1-Naphthol, a widely used raw material for organic synthesis, is also a well-known organic pollutant. Due to its high toxicity, 1-naphthol is rarely used by microorganisms as the sole carbon source for growth. In this study, catabolism of 1-naphthol by Sphingobium sp. strain B2 was found to be greatly enhanced by additional supplementation with primary carbon sources (e.g., glucose, maltose and sucrose), and 1-naphthol was even used as the carbon source for growth when strain B2 cells had been pre-induced by both 1-naphthol and glucose.

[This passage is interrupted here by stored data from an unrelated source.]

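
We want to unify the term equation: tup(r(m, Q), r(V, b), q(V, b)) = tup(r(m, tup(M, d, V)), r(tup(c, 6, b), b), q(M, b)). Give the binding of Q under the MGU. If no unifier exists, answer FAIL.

tup(tup(c, 6, b), d, tup(c, 6, b))

Decompose tup/3: r(m, Q) = r(m, tup(M, d, V)),  r(V, b) = r(tup(c, 6, b), b),  q(V, b) = q(M, b).
Decompose r/2: m = m,  Q = tup(M, d, V).
Delete trivial equation m = m.
Bind Q := tup(M, d, V); no other remaining equation mentions Q.
Decompose r/2: V = tup(c, 6, b),  b = b.
Bind V := tup(c, 6, b); substituting into the one remaining equation that mentions V gives: q(tup(c, 6, b), b) = q(M, b). Substituting into the earlier binding gives Q := tup(M, d, tup(c, 6, b)).
Delete trivial equation b = b.
Decompose q/2: tup(c, 6, b) = M,  b = b.
Bind M := tup(c, 6, b); no other remaining equation mentions M. Substituting into the earlier binding gives Q := tup(tup(c, 6, b), d, tup(c, 6, b)).
Delete trivial equation b = b.
MGU = { Q := tup(tup(c, 6, b), d, tup(c, 6, b)), V := tup(c, 6, b), M := tup(c, 6, b) }, so Q := tup(tup(c, 6, b), d, tup(c, 6, b)).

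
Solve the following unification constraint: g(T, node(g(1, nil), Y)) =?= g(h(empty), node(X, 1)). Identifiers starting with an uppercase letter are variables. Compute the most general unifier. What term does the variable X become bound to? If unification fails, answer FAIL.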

A distinct two-component flavin-dependent monooxygenase NdcA1A2 was found to be responsible for the initial hydroxylation of 1-naphthol to 1,2-dihydroxynaphthalene, a more toxic compound. Transcriptional levels of ndcA1A2 genes were significantly up-regulated when strain B2 cells were cultured with both 1-naphthol and glucose as compared to cells cultured with sole 1-naphthol or glucose. Two transcriptional regulators, the activator NdcS and the inhibitor NdcR were found to play key roles in the synergistic regulation of the transcription of the 1-naphthol initial catabolic genes ndcA1A2.
Importance
Co-metabolism is a widely observed phenomenon, especially in the field of microbial catabolism of highly toxic xenobiotics. However, the mechanisms of co-metabolism are ambiguous and the roles of the obligately co-existing growth substrates remain largely unknown. In this study, we revealed that the roles of the co-existing primary carbon sources (e.g. glucose) in the enhanced catabolism of the toxic compound 1-naphthol in Sphingobium sp. strain B2 was not solely because they were used as growth substrates to support cell growth, but more importantly they acted as “co-inducers” to interact with two transcriptional regulators, the activator NdcS and the inhibitor NdcR, to synergistically regulate the transcription of the 1-naphthol initial catabolic genes ndcA1A2. Our findings provide new insights into the co-metabolic mechanism of highly toxic compounds in microorganisms.